Odds were that this Nambu had no rounds in its chamber, that
it was just a prop—and that this ornate man’s true motive here was suicide by celebrity bodyguard.
And regardless of who she was—mother or wife or second in command of Troubleshooters Incorporated,
the
top personal security firm in the United States of America—Alyssa knew that taking this bozo down with no shots fired might not be quicker, but it would be cleaner, on so many levels.
So she launched herself at him. Goal one: get that weapon out of his hands, in case she was wrong about the bullets thing. A well-aimed kick did just that, spinning him away from her, his hand outstretched as he started to scramble after the pistol.
She was still moving and she used her momentum to block his path, her own force pushing her almost past him, so she spun again as he now grabbed for her, clutching at the front of her shirt. But she brought her right elbow up and back, putting all of her strength into a blow that connected squarely with the side of his head.
He lost his grip on her and went down, and, as she continued the turn, she saw Sam, heading back toward her, not even slowing as he bent and scooped up the Nambu, as he raced to her aid.
But she was still spinning from that elbow blast and she used the full force of the muscles in her left leg—a leg that had helped carry a very healthy nine-pound baby to term—and she kayoed the attacker with a solid kick to the chin.
He was down, he was done, but her training had been instilled in her—it wasn’t over until the perp was cuffed and searched for additional weapons.
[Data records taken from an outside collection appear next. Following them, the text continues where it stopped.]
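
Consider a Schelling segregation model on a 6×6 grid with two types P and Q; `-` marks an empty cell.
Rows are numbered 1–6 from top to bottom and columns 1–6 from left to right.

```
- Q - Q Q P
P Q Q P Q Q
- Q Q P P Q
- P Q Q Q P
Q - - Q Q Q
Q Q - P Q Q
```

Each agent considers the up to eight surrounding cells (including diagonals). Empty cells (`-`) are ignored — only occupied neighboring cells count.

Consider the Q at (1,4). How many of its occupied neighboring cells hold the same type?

Occupied neighbors of (1,4): (1,5)=Q, (2,3)=Q, (2,4)=P, (2,5)=Q.
Same type (Q): 3 of 4.

3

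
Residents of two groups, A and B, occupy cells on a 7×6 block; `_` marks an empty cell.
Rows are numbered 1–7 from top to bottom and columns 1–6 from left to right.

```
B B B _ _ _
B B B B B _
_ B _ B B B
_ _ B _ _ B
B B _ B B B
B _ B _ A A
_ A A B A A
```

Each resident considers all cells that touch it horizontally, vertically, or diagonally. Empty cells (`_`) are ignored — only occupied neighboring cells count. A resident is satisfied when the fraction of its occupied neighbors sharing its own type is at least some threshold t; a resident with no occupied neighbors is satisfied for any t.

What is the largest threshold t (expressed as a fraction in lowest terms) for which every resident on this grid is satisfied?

(1,1)B 3/3
(1,2)B 5/5
(1,3)B 4/4
(2,1)B 4/4
(2,2)B 6/6
(2,3)B 6/6
(2,4)B 5/5
(2,5)B 4/4
(3,2)B 4/4
(3,4)B 5/5
(3,5)B 5/5
(3,6)B 3/3
(4,3)B 4/4
(4,6)B 4/4
(5,1)B 2/2
(5,2)B 4/4
(5,4)B 3/4
(5,5)B 3/5
(5,6)B 2/4
(6,1)B 2/3
(6,3)B 3/5
(6,5)A 3/7
(6,6)A 3/5
(7,2)A 1/3
(7,3)A 1/3
(7,4)B 1/4
(7,5)A 3/4
(7,6)A 3/3
The smallest same-type fraction is 1/4 at (7,4), which reduces to 1/4. Any threshold above that leaves this resident unsatisfied.

1/4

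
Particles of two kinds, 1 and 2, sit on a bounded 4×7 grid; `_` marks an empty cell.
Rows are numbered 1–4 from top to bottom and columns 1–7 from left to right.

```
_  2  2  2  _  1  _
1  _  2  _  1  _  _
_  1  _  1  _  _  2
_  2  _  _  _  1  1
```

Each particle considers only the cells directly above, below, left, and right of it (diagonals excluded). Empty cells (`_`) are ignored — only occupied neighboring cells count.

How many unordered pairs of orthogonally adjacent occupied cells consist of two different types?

Scan each occupied cell's neighbors to the right and below so each pair is counted once.
Row 1: 2(1,2)–2(1,3)= 2(1,3)–2(1,4)= 2(1,3)–2(2,3)=  → 0/3 unlike.
Row 3: 1(3,2)–2(4,2)≠ 2(3,7)–1(4,7)≠  → 2/2 unlike.
Row 4: 1(4,6)–1(4,7)=  → 0/1 unlike.
Total adjacent occupied pairs: 6; unlike-type pairs: 2.

2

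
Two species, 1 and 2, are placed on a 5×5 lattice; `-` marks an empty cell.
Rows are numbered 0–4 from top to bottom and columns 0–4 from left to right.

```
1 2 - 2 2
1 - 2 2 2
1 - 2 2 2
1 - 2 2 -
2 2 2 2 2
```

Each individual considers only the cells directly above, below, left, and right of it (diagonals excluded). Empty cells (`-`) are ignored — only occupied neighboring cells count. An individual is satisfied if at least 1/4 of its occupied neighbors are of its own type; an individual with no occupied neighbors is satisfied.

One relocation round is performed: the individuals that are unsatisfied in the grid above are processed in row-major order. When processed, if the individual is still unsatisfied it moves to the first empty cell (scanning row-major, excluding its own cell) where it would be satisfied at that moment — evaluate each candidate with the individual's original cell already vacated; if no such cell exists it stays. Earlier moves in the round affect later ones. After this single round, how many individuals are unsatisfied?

0

Initially unsatisfied (in order): (0,1).
  (0,1) → (0,2).
Resulting grid:
1 - 2 2 2
1 - 2 2 2
1 - 2 2 2
1 - 2 2 -
2 2 2 2 2
All satisfied now.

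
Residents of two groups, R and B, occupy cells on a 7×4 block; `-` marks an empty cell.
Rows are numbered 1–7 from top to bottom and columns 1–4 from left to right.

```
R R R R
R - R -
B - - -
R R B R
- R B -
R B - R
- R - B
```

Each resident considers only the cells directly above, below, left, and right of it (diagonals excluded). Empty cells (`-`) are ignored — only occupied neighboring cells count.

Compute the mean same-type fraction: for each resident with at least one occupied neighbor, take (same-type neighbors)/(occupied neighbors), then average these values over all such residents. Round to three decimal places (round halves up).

Row 1: (1,1)R 2/2 · (1,2)R 2/2 · (1,3)R 3/3 · (1,4)R 1/1
Row 2: (2,1)R 1/2 · (2,3)R 1/1
Row 3: (3,1)B 0/2
Row 4: (4,1)R 1/2 · (4,2)R 2/3 · (4,3)B 1/3 · (4,4)R 0/1
Row 5: (5,2)R 1/3 · (5,3)B 1/2
Row 6: (6,1)R 0/1 · (6,2)B 0/3 · (6,4)R 0/1
Row 7: (7,2)R 0/1 · (7,4)B 0/1
Sum over 18 residents: 2/2 + 2/2 + 3/3 + 1/1 + 1/2 + 1/1 + 0/2 + 1/2 + 2/3 + 1/3 + 0/1 + 1/3 + 1/2 + 0/1 + 0/3 + 0/1 + 0/1 + 0/1 = 47/6; mean = 47/6 ÷ 18 = 47/108 = 0.435185… → 0.435.

0.435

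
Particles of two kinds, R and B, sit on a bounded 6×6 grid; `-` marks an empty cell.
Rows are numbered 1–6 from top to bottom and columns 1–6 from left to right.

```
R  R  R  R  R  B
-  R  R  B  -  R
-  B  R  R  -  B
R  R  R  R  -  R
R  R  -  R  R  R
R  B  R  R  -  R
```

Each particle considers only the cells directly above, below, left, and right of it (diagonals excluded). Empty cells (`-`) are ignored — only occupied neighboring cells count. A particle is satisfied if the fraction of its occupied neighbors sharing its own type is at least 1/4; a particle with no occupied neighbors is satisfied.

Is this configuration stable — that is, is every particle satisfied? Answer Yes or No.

No

Row 1: (1,1)R 1/1 satisfied · (1,2)R 3/3 satisfied · (1,3)R 3/3 satisfied · (1,4)R 2/3 satisfied · (1,5)R 1/2 satisfied · (1,6)B 0/2 not
Row 2: (2,2)R 2/3 satisfied · (2,3)R 3/4 satisfied · (2,4)B 0/3 not · (2,6)R 0/2 not
Row 3: (3,2)B 0/3 not · (3,3)R 3/4 satisfied · (3,4)R 2/3 satisfied · (3,6)B 0/2 not
Row 4: (4,1)R 2/2 satisfied · (4,2)R 3/4 satisfied · (4,3)R 3/3 satisfied · (4,4)R 3/3 satisfied · (4,6)R 1/2 satisfied
Row 5: (5,1)R 3/3 satisfied · (5,2)R 2/3 satisfied · (5,4)R 3/3 satisfied · (5,5)R 2/2 satisfied · (5,6)R 3/3 satisfied
Row 6: (6,1)R 1/2 satisfied · (6,2)B 0/3 not · (6,3)R 1/2 satisfied · (6,4)R 2/2 satisfied · (6,6)R 1/1 satisfied
For instance (1,6) has only 0/2 same-type neighbors, below 1/4.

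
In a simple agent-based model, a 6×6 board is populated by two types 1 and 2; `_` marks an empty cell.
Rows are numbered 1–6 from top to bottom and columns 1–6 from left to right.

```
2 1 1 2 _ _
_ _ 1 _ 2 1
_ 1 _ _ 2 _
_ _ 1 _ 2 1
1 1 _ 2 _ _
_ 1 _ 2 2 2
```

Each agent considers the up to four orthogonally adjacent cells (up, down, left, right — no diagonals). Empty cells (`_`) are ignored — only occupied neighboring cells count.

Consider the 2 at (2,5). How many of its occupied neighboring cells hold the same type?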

So Alyssa put the safety back on her sidearm and holstered it even as she pushed the man flat, her knee hard in the middle of his back, his cheek against Ginger Rogers’ ridiculously tiny handprints, as she reached into her back pocket for one of the plastic restraints that Troubleshooters Incorporated operatives carried on every bodyguard assignment. She cuffed him quickly, easily, before Sam reached her side.
He was pissed—at her as well as at the gunman. Alyssa could read his familiar body language even out of the corner of her eye. And the crowd that had been stunned into both stillness and silence—it had all happened so fast, she was certain that most of the people hadn’t even seen the assailant’s gun—suddenly seemed to exhale, in unison.